He was found guilty of sex crimes in spite of the public nature of his marriage to Aaliyah, multiple encounters with police, and the elevation of the urination video into a pop culture joke. The federal charges came after parents told police that Kelly was holding their children against their will in a sex cult. Multiple other women were detailed in Surviving R. Kelly.

Prosecutors laid out a detailed case to prove Kelly's guilt, even though the charges against him were related to just six women. They brought hundreds of pieces of evidence to argue that the scope of Kelly's actions constituted racketeering. Prosecutors argued that Kelly exploited his fame, wealth, and power to prey on victims. He was found guilty on all counts after just nine hours of deliberations by the jury.

Kelly's defense attorney wrote a letter to the judge asking that he be sentenced to less than 10 years in prison.

Throughout the trial, witnesses, including victims, as well as employees, associates, and many others, detailed the extreme control the singer had over his victims. Many of the victims said that Kelly made them have sex with him and his other girlfriends whenever and however he wanted. Kelly's doctor testified that Kelly, who has had genital herpes for over 20 years, knew that he had to use condoms, but he didn't tell anyone.
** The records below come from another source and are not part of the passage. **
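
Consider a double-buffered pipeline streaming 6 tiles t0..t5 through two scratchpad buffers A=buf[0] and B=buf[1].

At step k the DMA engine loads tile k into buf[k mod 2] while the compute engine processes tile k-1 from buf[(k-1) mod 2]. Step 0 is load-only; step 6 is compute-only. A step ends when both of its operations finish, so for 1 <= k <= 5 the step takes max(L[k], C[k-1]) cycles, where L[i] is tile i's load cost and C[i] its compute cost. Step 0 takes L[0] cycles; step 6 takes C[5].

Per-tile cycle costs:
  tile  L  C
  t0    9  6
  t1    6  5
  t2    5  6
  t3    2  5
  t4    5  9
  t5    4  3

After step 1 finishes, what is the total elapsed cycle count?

  0. 9=9c; end=9; A:t0 B:-
  1. max(6,6)=6c; end=15; A:t0 B:t1
  2. max(5,5)=5c; end=20; A:t2 B:t1
  3. max(2,6)=6c; end=26; A:t2 B:t3
  4. max(5,5)=5c; end=31; A:t4 B:t3
  5. max(4,9)=9c; end=40; A:t4 B:t5
  6. 3=3c; end=43; A:t4 B:t5

end_cycle[1] = 15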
He made his victims follow a strict set of rules, including not being allowed to leave a room without his consent. They were not allowed to talk to their loved ones. They had to wear baggy clothes and hide their bodies from everyone except Kelly. They weren't allowed to make eye contact with other men, even if that meant looking at the floor.

R. Kelly used threats to keep people around him from talking. Both victims and employees of Kelly's were made to write "collateral" letters containing embarrassing lies, such as claiming they'd stolen money from Kelly or been molested by family members, that could be used to blackmail them in case he was ever arrested. One woman who testified that she was drugged and sexually assault by Kelly after spending days locked in a recording studio room without food or water said employees made her sign two non-disclosure agreements and copied information from her phone. Faith claimed that one of Kelly's employees threatened to leak nude photos of her if she told her story. The photos from the docu series were posted on a Facebook page.
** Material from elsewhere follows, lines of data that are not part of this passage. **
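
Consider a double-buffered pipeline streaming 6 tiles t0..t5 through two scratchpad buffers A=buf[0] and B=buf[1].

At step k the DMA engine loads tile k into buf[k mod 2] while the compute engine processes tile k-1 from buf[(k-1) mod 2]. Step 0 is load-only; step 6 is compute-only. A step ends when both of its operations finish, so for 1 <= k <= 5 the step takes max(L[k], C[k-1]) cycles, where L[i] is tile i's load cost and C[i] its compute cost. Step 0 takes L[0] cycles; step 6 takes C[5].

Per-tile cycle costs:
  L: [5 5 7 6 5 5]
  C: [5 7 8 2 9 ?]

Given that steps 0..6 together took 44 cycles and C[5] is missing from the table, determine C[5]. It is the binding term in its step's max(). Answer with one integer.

step 0 | dur = L[0]=5 = 5
step 1 | dur = max(L[1]=5, C[0]=5) = 5
step 2 | dur = max(L[2]=7, C[1]=7) = 7
step 3 | dur = max(L[3]=6, C[2]=8) = 8
step 4 | dur = max(L[4]=5, C[3]=2) = 5
step 5 | dur = max(L[5]=5, C[4]=9) = 9
step 6 | dur = C[5]=? = C[5]  (unknown; binding)
sum of known step durations = 39
dur[6] = total - known = 44 - 39 = 5
C[5] is the binding max in step 6, so C[5] = dur[6] = 5

C[5] = 5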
For the first time during the trial, many previously unknown details about Kelly's relationship with Aaliyah came to light. A witness who worked as a backup singer for Aaliyah and toured with her and Kelly testified that she was sexually abused by Kelly when she was a teenager. She walked in on Kelly having sex with Aaliyah, who would have been 13 or 14 at the time.

In her victim impact statement on Tuesday, she referred to herself as Javonte. My name is Tiffany. My name is Aaliyah Dana Haughton. Every woman, boy, child, man you have ever afflicted with has been represented by me.

She said that they reclaimed their names today.